As of Mach 9, 2010 the company says it no longer charges a fee and I wonder if that had something to do with the company being labeled a credit reporting agency. At least one state, Maine, sent a cease and desist notice to the company to stop collecting information on its residents. – Source
Brien Heideman of Bad Customer.com told me “We are not a credit agency and have worked sufficiently with all parities involved to show that we don’t want to portray that perception.” But BadCustomer.com also provides a Fair Credit Reporting Act furnisher notice so it appears to me that as much as they don’t want to be a credit reporting agency they label themselves a credit reporting agency. – Source
We’re pleased to announce that, after months of development, BadCustomer, Inc. has made a number of changes on its site and its systems to make it friendlier and more informative for consumers, and even more secure and useful for businesses. Here are some highlights:
- Removing yourself from the BadCustomer list is now free. You simply need to agree to exhaust all possibilities for a refund (or use our free Dispute Mediation service) the next time you are faced with a possible chargeback situation.
But some confusion still exists if they are still interested in charging consumers when they continue to offer an affiliate program that says they do.

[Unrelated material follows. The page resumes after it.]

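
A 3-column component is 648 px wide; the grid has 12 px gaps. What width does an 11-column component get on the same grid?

648 − 2·12 = 624; ÷3 gives c = 208 px.
11 columns plus 10 gaps: 2288 + 120 = 2408 px.

2408 px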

When your affiliate companies reject customers that are in the BadCustomer.com database the customer will have to pay a fee to be removed from the blacklist. First offense removal fees are up to $99 and can go up to $1,000 for people who are removed more than once. You receive 20% of the removal fee for all customers that are blocked from your affiliate companies. – Source
How Worthwhile is BadCustomer.com?
According to Visa, even if a consumer has had a previous chargeback, no merchant can refuse to accept a credit card if it is valid. – Source
And in my research I was unable to locate any merchant that said they used the services of BadCustomer.com or their site was “Powered by BadCustomer.com” as the BadCustomer.com site says they may be. – Source
Heideman says, “We have over 1000 companies that have signed up to partner with badcustomer and identify accessive chargebacks.” But I have yet been unable to locate any of those companies and BadCustomer.com fails to provide any evidence who they work with.